As stated above, Montezuma II (c. 1460–1520), ninth Aztec emperor, was the first person of importance to fully appreciate the beauty of the Cuetlaxochitl. The local Mexica (Aztec) named their flower, whose white, sticky sap provided them with a cure for fever and flowers a source of red and purple dye. 

In 1824, Pointsett, "during his stay in Mexico as the American Ambassador, wandered the countryside looking for Mexican plants that he had never seen. While walking down a road, he came across someone's large plant growing on the corner of their property." 

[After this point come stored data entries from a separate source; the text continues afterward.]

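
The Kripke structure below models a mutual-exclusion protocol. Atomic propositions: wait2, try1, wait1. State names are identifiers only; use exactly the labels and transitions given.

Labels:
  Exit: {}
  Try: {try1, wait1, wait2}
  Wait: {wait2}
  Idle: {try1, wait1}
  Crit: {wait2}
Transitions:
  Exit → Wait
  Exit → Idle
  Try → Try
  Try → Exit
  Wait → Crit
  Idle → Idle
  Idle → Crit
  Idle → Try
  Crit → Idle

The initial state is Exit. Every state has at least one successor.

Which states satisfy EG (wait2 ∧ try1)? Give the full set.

{Try}

States satisfying wait2 ∧ try1: {Try}.
States satisfying EG (wait2 ∧ try1): {Try}.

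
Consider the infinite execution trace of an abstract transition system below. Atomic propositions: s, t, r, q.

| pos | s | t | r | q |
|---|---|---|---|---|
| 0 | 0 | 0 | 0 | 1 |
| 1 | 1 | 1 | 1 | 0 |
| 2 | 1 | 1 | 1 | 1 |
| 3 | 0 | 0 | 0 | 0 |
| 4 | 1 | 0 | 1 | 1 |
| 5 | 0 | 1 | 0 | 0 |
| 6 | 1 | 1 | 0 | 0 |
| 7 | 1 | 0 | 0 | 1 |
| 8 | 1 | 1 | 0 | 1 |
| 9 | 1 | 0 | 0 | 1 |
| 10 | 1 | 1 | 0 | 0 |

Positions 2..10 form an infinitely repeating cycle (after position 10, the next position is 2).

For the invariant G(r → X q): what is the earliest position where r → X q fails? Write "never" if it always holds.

2

Check r → X q at each position in order: 0 ✓, 1 ✓.
At position 2 the labels are {q, r, s, t} and the next position 3 has {}, so r → X q is false there. This is the first violation.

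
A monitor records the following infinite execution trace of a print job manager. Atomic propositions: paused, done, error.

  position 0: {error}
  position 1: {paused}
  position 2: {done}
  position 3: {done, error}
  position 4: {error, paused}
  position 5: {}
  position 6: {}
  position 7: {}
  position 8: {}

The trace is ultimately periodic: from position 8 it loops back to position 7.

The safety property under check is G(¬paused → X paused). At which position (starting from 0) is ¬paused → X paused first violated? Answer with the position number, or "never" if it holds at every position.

Check ¬paused → X paused at each position in order: 0 ✓, 1 ✓.
At position 2 the labels are {done} and the next position 3 has {done, error}, so ¬paused → X paused is false there. This is the first violation.

2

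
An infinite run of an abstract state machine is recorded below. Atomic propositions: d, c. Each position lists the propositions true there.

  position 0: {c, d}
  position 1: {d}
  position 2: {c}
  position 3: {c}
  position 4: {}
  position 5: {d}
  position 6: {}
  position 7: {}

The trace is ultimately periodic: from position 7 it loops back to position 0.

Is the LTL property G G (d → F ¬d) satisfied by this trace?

Holds

G (d → F ¬d) holds at every position 0..7, and those are all positions ever visited, so G G (d → F ¬d) holds.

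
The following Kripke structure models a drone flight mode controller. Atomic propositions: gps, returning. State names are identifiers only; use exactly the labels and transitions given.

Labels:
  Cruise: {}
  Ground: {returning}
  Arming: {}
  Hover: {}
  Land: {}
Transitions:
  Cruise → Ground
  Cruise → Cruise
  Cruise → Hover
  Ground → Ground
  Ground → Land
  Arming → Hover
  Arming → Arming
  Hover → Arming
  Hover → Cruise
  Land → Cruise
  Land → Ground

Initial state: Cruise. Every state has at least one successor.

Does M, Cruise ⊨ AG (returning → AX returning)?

Does not hold

States satisfying returning → AX returning: {Cruise, Arming, Hover, Land}.
States satisfying AG (returning → AX returning): ∅.
Ground is reachable from Cruise and violates returning → AX returning, so AG fails at Cruise.
Cruise ∉ Sat(AG (returning → AX returning)).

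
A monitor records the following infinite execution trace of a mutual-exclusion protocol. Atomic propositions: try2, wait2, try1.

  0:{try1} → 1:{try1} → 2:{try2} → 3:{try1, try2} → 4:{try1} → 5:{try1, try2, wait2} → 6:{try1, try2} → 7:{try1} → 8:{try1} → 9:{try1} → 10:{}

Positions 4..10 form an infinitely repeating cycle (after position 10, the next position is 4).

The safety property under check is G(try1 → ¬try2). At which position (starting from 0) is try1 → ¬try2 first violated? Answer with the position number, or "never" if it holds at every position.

Check try1 → ¬try2 at each position in order: 0 ✓, 1 ✓, 2 ✓.
At position 3 the labels are {try1, try2}, so try1 → ¬try2 is false there. This is the first violation.

3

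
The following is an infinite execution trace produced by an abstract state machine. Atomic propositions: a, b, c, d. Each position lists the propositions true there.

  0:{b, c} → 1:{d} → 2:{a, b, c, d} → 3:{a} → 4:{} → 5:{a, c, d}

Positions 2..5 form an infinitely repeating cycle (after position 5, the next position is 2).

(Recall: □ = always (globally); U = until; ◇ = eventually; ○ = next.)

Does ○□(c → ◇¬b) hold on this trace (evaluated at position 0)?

Satisfied

The position after 0 is 1; □(c → ◇¬b) is true there.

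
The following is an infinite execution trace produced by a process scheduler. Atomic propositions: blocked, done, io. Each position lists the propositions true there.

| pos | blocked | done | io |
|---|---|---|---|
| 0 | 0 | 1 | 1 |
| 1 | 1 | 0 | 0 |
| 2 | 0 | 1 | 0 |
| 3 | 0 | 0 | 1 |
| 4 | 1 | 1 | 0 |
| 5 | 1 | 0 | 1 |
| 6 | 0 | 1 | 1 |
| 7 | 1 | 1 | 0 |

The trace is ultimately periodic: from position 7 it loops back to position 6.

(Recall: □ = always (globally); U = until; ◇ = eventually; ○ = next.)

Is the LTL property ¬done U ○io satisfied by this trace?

Violated

Walking from position 0: at position 0, ○io has not yet held and ¬done fails, so ¬done U ○io is false.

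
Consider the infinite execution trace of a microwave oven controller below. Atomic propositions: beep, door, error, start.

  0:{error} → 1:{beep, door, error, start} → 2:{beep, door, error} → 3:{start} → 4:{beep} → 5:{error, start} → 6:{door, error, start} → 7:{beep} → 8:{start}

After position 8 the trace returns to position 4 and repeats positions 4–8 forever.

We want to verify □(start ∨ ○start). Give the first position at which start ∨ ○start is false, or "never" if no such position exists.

never

start ∨ ○start holds at every position 0..8, and those are all the positions the trace ever visits, so the invariant □(start ∨ ○start) is never violated.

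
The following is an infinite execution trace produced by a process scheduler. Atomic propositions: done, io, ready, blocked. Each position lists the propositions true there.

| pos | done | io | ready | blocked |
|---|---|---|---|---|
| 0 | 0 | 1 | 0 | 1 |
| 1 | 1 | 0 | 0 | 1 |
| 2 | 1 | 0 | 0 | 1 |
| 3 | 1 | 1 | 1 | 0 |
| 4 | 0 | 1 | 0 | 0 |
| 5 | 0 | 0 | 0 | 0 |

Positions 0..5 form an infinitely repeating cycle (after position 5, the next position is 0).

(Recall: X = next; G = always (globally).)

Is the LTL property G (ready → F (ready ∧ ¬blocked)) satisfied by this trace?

Satisfied

ready → F (ready ∧ ¬blocked) holds at every position 0..5, and those are all positions ever visited, so G (ready → F (ready ∧ ¬blocked)) holds.
Positions where ready holds: 3.
Check F (ready ∧ ¬blocked) at each: 3→ok.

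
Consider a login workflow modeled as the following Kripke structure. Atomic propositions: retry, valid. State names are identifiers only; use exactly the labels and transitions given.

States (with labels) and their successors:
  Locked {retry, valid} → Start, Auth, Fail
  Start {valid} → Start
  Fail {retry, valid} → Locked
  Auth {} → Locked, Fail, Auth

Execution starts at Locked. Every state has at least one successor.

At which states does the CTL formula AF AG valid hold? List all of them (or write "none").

{Start}

States satisfying AG valid: {Start}.
States satisfying AF AG valid: {Start}.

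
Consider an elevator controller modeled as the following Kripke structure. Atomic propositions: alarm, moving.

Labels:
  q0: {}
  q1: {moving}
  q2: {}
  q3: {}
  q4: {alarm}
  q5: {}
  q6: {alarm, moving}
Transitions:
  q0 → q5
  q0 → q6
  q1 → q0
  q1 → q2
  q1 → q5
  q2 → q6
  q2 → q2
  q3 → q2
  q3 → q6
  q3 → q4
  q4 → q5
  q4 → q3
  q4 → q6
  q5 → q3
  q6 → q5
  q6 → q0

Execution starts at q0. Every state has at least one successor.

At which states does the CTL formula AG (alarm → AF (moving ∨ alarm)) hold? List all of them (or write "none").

States satisfying alarm → AF (moving ∨ alarm): {q0, q1, q2, q3, q4, q5, q6}.
States satisfying AG (alarm → AF (moving ∨ alarm)): {q0, q1, q2, q3, q4, q5, q6}.

{q0, q1, q2, q3, q4, q5, q6}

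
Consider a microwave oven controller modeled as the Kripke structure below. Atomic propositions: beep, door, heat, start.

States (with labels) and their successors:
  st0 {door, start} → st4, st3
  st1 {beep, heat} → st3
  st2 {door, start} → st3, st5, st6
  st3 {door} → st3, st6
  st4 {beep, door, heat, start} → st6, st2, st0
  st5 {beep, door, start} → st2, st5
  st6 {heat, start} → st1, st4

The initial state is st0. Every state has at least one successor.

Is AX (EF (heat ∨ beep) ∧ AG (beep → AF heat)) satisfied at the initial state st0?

States satisfying EF (heat ∨ beep) ∧ AG (beep → AF heat): ∅.
States satisfying AX (EF (heat ∨ beep) ∧ AG (beep → AF heat)): ∅.
st0 ∉ Sat(AX (EF (heat ∨ beep) ∧ AG (beep → AF heat))).

Violated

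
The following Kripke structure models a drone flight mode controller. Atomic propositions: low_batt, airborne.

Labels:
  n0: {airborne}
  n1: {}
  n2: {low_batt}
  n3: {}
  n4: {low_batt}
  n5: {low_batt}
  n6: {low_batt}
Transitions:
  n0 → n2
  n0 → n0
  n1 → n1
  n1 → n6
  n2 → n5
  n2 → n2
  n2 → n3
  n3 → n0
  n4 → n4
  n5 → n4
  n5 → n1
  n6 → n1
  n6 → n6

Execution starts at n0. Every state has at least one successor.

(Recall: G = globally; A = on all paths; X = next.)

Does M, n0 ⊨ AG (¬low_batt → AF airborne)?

States satisfying ¬low_batt → AF airborne: {n0, n2, n3, n4, n5, n6}.
States satisfying AG (¬low_batt → AF airborne): {n4}.
n1 is reachable from n0 and violates ¬low_batt → AF airborne, so AG fails at n0.
n0 ∉ Sat(AG (¬low_batt → AF airborne)).

Violated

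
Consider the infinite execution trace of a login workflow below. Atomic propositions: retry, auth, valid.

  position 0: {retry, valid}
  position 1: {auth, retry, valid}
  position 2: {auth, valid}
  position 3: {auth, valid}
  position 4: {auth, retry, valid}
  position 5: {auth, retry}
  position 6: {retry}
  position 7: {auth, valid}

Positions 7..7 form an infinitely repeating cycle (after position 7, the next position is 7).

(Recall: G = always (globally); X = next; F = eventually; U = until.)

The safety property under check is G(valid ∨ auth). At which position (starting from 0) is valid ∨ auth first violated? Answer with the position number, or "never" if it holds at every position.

6

Check valid ∨ auth at each position in order: 0 ✓, 1 ✓, 2 ✓, 3 ✓, 4 ✓, 5 ✓.
At position 6 the labels are {retry}, so valid ∨ auth is false there. This is the first violation.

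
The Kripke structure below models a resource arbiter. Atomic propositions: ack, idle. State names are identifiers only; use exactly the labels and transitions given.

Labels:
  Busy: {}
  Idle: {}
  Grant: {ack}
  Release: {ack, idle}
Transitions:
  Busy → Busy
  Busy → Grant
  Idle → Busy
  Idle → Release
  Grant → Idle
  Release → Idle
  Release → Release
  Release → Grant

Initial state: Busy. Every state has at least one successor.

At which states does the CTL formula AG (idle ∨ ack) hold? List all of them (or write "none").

States satisfying idle ∨ ack: {Grant, Release}.
States satisfying AG (idle ∨ ack): ∅.

none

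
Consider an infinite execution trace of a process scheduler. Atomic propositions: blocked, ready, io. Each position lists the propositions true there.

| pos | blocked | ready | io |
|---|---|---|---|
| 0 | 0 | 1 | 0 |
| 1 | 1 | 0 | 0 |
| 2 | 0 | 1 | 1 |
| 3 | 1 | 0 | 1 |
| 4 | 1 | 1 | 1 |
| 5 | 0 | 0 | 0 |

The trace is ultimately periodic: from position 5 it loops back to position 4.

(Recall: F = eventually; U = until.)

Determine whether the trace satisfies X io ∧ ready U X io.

The position after 0 is 1; io is false there.
Walking from position 0: X io first holds at position 1, and ready holds at every earlier position along the way, so ready U X io holds.
At position 0: X io is false; ready U X io is true; so X io ∧ ready U X io is false.

Does not hold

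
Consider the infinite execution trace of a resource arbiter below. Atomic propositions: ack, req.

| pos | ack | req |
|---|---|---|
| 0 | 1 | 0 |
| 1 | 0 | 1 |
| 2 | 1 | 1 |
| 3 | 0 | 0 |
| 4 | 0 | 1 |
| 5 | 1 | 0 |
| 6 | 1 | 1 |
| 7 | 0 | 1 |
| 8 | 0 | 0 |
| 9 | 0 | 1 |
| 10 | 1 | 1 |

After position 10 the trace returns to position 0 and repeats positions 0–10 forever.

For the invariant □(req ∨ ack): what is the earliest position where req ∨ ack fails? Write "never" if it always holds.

Check req ∨ ack at each position in order: 0 ✓, 1 ✓, 2 ✓.
At position 3 the labels are {}, so req ∨ ack is false there. This is the first violation.

3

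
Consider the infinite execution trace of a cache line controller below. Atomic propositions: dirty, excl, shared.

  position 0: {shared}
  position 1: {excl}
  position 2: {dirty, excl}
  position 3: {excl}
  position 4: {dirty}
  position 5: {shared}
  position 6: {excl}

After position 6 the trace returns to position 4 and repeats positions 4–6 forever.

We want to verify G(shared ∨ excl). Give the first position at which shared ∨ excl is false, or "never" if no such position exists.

4

Check shared ∨ excl at each position in order: 0 ✓, 1 ✓, 2 ✓, 3 ✓.
At position 4 the labels are {dirty}, so shared ∨ excl is false there. This is the first violation.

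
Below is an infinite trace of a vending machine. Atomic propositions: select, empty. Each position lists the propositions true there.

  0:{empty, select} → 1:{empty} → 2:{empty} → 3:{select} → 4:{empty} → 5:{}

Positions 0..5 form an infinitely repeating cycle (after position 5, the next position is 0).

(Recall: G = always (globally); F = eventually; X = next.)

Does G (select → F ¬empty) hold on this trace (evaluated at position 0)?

Holds

select → F ¬empty holds at every position 0..5, and those are all positions ever visited, so G (select → F ¬empty) holds.
Positions where select holds: 0, 3.
Check F ¬empty at each: 0→ok, 3→ok.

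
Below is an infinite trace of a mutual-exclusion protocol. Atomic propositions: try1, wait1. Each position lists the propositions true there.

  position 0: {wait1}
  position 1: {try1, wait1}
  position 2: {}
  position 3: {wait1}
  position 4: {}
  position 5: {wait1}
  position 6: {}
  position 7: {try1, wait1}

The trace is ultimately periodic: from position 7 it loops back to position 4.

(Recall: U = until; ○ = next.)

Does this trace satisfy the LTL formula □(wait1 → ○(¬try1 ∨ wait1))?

Yes

wait1 → ○(¬try1 ∨ wait1) holds at every position 0..7, and those are all positions ever visited, so □(wait1 → ○(¬try1 ∨ wait1)) holds.
Positions where wait1 holds: 0, 1, 3, 5, 7.
Check ○(¬try1 ∨ wait1) at each: 0→ok, 1→ok, 3→ok, 5→ok, 7→ok.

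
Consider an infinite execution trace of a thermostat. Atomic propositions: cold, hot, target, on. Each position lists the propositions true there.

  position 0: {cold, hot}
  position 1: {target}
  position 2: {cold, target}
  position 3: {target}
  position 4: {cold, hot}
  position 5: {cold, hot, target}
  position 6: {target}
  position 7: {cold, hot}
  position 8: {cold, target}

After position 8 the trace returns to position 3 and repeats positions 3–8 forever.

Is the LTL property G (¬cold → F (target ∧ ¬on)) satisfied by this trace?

¬cold → F (target ∧ ¬on) holds at every position 0..8, and those are all positions ever visited, so G (¬cold → F (target ∧ ¬on)) holds.
Positions where ¬cold holds: 1, 3, 6.
Check F (target ∧ ¬on) at each: 1→ok, 3→ok, 6→ok.

Yes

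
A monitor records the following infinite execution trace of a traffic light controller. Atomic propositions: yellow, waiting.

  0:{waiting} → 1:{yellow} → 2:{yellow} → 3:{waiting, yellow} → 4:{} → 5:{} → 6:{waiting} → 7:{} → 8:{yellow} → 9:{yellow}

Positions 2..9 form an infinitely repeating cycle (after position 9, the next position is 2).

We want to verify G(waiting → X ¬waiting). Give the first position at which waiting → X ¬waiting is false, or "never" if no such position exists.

never

waiting → X ¬waiting holds at every position 0..9, and those are all the positions the trace ever visits, so the invariant G(waiting → X ¬waiting) is never violated.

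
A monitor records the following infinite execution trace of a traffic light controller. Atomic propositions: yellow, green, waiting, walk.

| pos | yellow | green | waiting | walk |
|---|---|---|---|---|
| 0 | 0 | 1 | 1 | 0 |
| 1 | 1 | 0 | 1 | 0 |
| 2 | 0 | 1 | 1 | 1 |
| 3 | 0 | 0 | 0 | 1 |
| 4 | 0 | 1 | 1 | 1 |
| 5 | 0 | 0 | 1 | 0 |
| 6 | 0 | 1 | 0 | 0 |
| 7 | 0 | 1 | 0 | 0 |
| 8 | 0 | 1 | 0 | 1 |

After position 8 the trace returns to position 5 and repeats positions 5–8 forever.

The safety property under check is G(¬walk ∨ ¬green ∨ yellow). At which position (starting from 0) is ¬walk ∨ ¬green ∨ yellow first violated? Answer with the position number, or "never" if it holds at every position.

Check ¬walk ∨ ¬green ∨ yellow at each position in order: 0 ✓, 1 ✓.
At position 2 the labels are {green, waiting, walk}, so ¬walk ∨ ¬green ∨ yellow is false there. This is the first violation.

2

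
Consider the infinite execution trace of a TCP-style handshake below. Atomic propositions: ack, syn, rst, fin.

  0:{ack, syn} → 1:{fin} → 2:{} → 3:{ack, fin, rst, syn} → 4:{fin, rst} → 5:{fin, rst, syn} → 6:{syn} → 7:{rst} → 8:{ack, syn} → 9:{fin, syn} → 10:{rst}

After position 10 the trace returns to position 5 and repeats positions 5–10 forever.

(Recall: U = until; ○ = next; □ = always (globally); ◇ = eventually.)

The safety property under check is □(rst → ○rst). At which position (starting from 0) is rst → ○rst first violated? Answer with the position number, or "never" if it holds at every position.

5

Check rst → ○rst at each position in order: 0 ✓, 1 ✓, 2 ✓, 3 ✓, 4 ✓.
At position 5 the labels are {fin, rst, syn} and the next position 6 has {syn}, so rst → ○rst is false there. This is the first violation.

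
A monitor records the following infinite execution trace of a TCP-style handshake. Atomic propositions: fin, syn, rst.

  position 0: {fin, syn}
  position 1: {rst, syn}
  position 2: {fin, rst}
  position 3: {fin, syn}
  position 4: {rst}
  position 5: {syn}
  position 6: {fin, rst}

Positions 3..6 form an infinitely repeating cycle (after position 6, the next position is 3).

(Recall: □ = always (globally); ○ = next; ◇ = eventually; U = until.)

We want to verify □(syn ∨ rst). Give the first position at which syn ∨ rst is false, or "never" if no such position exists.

syn ∨ rst holds at every position 0..6, and those are all the positions the trace ever visits, so the invariant □(syn ∨ rst) is never violated.

never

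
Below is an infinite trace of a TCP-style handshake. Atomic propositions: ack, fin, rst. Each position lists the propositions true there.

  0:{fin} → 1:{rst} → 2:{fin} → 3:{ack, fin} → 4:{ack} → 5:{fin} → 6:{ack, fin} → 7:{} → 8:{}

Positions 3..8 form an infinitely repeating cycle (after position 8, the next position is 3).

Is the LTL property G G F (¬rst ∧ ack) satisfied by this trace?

G F (¬rst ∧ ack) holds at every position 0..8, and those are all positions ever visited, so G G F (¬rst ∧ ack) holds.

Satisfied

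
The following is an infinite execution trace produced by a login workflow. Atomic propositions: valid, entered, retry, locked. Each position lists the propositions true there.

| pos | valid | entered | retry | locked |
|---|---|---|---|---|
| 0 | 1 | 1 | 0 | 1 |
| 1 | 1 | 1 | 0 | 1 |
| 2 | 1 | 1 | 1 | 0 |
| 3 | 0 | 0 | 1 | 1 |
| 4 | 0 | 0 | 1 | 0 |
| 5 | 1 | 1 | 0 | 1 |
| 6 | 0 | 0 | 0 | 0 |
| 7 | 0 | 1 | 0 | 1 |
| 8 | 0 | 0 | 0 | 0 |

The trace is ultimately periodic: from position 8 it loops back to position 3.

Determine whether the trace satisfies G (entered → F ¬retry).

entered → F ¬retry holds at every position 0..8, and those are all positions ever visited, so G (entered → F ¬retry) holds.
Positions where entered holds: 0, 1, 2, 5, 7.
Check F ¬retry at each: 0→ok, 1→ok, 2→ok, 5→ok, 7→ok.

Holds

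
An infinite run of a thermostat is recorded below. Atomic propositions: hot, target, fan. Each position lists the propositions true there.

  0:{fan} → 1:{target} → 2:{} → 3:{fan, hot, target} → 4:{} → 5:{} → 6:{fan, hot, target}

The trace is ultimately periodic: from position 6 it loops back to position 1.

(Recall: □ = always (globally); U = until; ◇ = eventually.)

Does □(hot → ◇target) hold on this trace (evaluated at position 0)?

Holds

hot → ◇target holds at every position 0..6, and those are all positions ever visited, so □(hot → ◇target) holds.
Positions where hot holds: 3, 6.
Check ◇target at each: 3→ok, 6→ok.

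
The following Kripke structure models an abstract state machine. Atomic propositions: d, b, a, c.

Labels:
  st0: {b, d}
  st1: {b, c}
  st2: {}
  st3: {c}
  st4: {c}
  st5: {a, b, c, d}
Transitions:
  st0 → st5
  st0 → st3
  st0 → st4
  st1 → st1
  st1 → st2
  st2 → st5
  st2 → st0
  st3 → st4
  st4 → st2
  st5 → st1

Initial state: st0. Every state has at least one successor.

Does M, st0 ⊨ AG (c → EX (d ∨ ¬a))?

States satisfying c → EX (d ∨ ¬a): {st0, st1, st2, st3, st4, st5}.
States satisfying AG (c → EX (d ∨ ¬a)): {st0, st1, st2, st3, st4, st5}.
Every state reachable from st0 satisfies c → EX (d ∨ ¬a).
st0 ∈ Sat(AG (c → EX (d ∨ ¬a))).

Holds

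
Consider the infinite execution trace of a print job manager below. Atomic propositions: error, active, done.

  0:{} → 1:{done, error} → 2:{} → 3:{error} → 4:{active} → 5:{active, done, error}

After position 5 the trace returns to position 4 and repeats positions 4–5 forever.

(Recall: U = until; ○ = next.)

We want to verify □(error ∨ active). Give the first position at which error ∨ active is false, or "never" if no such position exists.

0

At position 0 the labels are {}, so error ∨ active is false there. This is the first violation.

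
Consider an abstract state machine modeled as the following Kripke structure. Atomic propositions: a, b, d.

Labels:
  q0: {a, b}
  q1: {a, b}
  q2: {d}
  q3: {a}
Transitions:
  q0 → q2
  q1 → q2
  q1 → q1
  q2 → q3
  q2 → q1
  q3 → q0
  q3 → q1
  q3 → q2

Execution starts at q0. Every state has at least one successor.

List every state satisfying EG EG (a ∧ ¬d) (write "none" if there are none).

States satisfying EG (a ∧ ¬d): {q1, q3}.
States satisfying EG EG (a ∧ ¬d): {q1, q3}.

{q1, q3}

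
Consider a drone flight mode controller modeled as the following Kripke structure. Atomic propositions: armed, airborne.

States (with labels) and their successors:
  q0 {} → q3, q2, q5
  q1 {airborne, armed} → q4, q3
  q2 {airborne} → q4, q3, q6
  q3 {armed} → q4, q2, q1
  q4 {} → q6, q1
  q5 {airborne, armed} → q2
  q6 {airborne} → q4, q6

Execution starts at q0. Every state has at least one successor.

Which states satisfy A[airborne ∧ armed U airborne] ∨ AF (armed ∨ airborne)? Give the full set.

States satisfying airborne ∧ armed: {q1, q5}.
States satisfying airborne: {q1, q2, q5, q6}.
States satisfying A[airborne ∧ armed U airborne]: {q1, q2, q5, q6}.
States satisfying armed ∨ airborne: {q1, q2, q3, q5, q6}.
States satisfying AF (armed ∨ airborne): {q0, q1, q2, q3, q4, q5, q6}.
States satisfying A[airborne ∧ armed U airborne] ∨ AF (armed ∨ airborne): {q0, q1, q2, q3, q4, q5, q6}.

{q0, q1, q2, q3, q4, q5, q6}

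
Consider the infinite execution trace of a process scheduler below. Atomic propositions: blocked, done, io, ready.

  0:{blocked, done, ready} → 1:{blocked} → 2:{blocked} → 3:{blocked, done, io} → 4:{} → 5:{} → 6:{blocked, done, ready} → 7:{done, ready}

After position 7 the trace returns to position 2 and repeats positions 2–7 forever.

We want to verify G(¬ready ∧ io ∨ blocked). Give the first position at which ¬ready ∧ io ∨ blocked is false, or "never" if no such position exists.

Check ¬ready ∧ io ∨ blocked at each position in order: 0 ✓, 1 ✓, 2 ✓, 3 ✓.
At position 4 the labels are {}, so ¬ready ∧ io ∨ blocked is false there. This is the first violation.

4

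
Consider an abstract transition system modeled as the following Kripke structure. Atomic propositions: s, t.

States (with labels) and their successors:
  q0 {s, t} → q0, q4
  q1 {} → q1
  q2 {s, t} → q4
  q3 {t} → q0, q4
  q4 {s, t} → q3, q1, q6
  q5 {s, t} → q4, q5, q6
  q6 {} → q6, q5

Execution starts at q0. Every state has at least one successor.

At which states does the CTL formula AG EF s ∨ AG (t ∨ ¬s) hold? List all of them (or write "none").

States satisfying EF s: {q0, q2, q3, q4, q5, q6}.
States satisfying AG EF s: ∅.
States satisfying t ∨ ¬s: {q0, q1, q2, q3, q4, q5, q6}.
States satisfying AG (t ∨ ¬s): {q0, q1, q2, q3, q4, q5, q6}.
States satisfying AG EF s ∨ AG (t ∨ ¬s): {q0, q1, q2, q3, q4, q5, q6}.

{q0, q1, q2, q3, q4, q5, q6}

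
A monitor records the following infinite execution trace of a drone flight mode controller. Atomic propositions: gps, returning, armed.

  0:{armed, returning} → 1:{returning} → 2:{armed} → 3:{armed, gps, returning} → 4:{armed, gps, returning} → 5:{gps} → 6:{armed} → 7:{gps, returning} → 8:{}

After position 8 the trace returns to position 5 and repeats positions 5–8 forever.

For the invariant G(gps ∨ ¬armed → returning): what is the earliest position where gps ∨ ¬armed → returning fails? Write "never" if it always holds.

5

Check gps ∨ ¬armed → returning at each position in order: 0 ✓, 1 ✓, 2 ✓, 3 ✓, 4 ✓.
At position 5 the labels are {gps}, so gps ∨ ¬armed → returning is false there. This is the first violation.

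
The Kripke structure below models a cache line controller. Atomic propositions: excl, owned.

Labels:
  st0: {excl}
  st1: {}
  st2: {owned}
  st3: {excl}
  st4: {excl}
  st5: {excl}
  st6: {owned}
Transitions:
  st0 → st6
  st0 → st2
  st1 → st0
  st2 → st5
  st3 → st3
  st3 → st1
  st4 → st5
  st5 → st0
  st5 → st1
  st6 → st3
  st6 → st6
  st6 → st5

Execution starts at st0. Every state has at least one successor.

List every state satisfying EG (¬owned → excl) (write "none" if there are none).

States satisfying ¬owned → excl: {st0, st2, st3, st4, st5, st6}.
States satisfying EG (¬owned → excl): {st0, st2, st3, st4, st5, st6}.

{st0, st2, st3, st4, st5, st6}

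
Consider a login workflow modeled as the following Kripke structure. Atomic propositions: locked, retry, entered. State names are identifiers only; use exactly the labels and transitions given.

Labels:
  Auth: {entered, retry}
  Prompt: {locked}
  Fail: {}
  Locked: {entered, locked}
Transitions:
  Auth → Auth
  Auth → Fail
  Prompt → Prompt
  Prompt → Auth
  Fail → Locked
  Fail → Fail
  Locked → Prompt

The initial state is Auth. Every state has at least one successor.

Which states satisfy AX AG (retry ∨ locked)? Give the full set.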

  • He took a cutting from the plant, shipped it home to South Carolina and grew it in his greenhouse. Renamed for him, the rest is history. Obviously, as it was the custom since 1492, the arriving foreigner who "found" an Amerindian object, had the privilege of either renaming it or being credited with being the "founder". So the Cuetlaxochitl became the Poinsettia.
  • "A nurseryman from Pennsylvania, John Bartram is credited as being the first  person to sell poinsettias under its botanical name, Euphorbia pulcherrima
  • In the early 1900's the Ecke family of southern California grew poinsettias outdoors for use as landscape plants and as a cut flower. Eventually the family grew poinsettias in greenhouses and today is recognized as the leading producer of poinsettias in the United States." [Poinsettias of many colors and varieties have become a multi-million dollar industry, worldwide].--https://extension.illinois.edu/poinsettia/history.cfm
Found around the world today, the Cuetlaxochitl or ... "The poinsettia is native to Mexico. It is found in the wild in deciduous tropical forests at moderate elevations from southern Sinaloa down the entire Pacific coast of Mexico to Chiapas and Guatemala. It is also found in the interior in the hot, seasonally dry forests of GuerreroOaxaca, and Chiapas. Reports of E.pulcherrima growing in the wild in Nicaragua and Costa Rica have yet to be confirmed by botanists." --Wikipedia

Back in Jamaica for the Christmas break of 1963 after my first year at a DC university... First thing. Grab some sweet sugarcane, hang out on the front lawn next to the Poinsettia that my dad had planted the year before.  

The Christmas Season has prescribed traditions. However, one Aztec Emperor's love for a local flower became an American annual obsession.

Enjoy the entire SEASON that the flower blooms!